The main danger of a shock wave is that it can cause blood vessels in the lungs to burst and you can drown. This depends on the size of the explosion and the medium. Shockwaves have many applications in today's medicine. Originally they were used only to eliminate kidney stones, but are now used in orthopedic pain therapy or to treat patients with Alzheimer's disease, among other things.
The compression and suction phases of explosion dynamics manifest as shock waves and displacement waves, respectively. The effects of a shock wave depend on the explosive charge, the distance from the explosion, and the terrain and surroundings. Detachment, implosion, inertia and pressure differentials are mechanisms by which injury can be caused to the human body, especially to gas-containing organs. Displacement waves cause light objects to become high-speed missiles, which can cause lacerations or penetrating wounds.

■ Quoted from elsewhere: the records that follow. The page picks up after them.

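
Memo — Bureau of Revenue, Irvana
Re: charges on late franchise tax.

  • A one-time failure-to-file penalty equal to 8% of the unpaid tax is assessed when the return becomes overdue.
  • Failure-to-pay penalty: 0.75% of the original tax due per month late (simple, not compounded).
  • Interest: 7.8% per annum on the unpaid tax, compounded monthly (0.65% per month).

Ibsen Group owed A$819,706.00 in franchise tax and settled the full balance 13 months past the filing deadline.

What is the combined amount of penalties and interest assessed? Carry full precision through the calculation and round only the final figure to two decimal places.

A$217,529.75

Failure-to-file penalty: 8% × A$819,706.00 = A$65,576.48
Failure-to-pay penalty: 13 × 0.75% × A$819,706.00 = A$79,921.34…
Interest: A$819,706.00 × ((1 + 0.0065)^13 − 1) = A$819,706.00 × 0.0878753… = A$72,031.9386…
Penalties + interest = A$145,497.8150 + A$72,031.9386… = A$217,529.75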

In addition to the wave of blood that circulates through the brain, a shock wave tends to cause injuries as it passes from one type of tissue to another. EH generators, for example, produce shock waves immediately after the separation between sparks, while EM and PE generators have a slight delay in a matter of nanoseconds thanks to the concentration of the waves. This technique first emerged around the 1980s as extracorporeal shock wave lithotripsy and has been studied ever since for application in orthopedics and traumatology. Consequently, the 5 MPa focus has been defined as the spatial zone in which the shock wave pressure is equal to or greater than 5 MPa.
It has been shown that, in most cases, shock wave therapy results in increased blood circulation and increased metabolic activity, leading to the start of the healing process. The impulse of a shock wave is particularly important, since it is the means by which forces are exerted on matter. The targeted application of shockwaves requires that the focal zone of the shockwave system be directed to the region of the body that requires treatment. Another characteristic of shock waves is their relatively low p-traction wave component, which represents about 10% of the maximum pressure p+.
It follows that the dose of shock waves that may be required for a specific treatment depends in part on the type of shock wave system used. In the present study, the authors review and discuss the main biological mechanisms triggered by the application of extracorporeal shock wave therapy to support the treatment of musculoskeletal injuries as a regenerative medicine technique. In addition, it is important that there are no gas-filled organs (lungs) or large bone structures in the path of propagation of shock waves. Most victims are due to secondary injuries, since shrapnel usually affects an area larger than the area of the main explosion, since debris can easily propel hundreds or even thousands of meters.
And it explains why shock waves can pass through many types of tissue without causing appreciable damage, and why a therapeutic release of force that can even fragment calculations is selectively observed at the interfaces. From a different perspective, some research28 points out that it may be misleading to refer to RSWT as true shock wave therapy because, technically, these devices do not generate “real shock waves”. The pulse duration is approximately 1000 nanoseconds (1 µs) (and therefore much shorter than that of medical pressure waves, see fig. The magnitude of damage caused by the blast wave depends on the peak of the initial positive pressure wave, the duration of the overpressure, the medium in which it explodes, the distance from the incident blast wave and the degree of concentration due to a confined area or walls.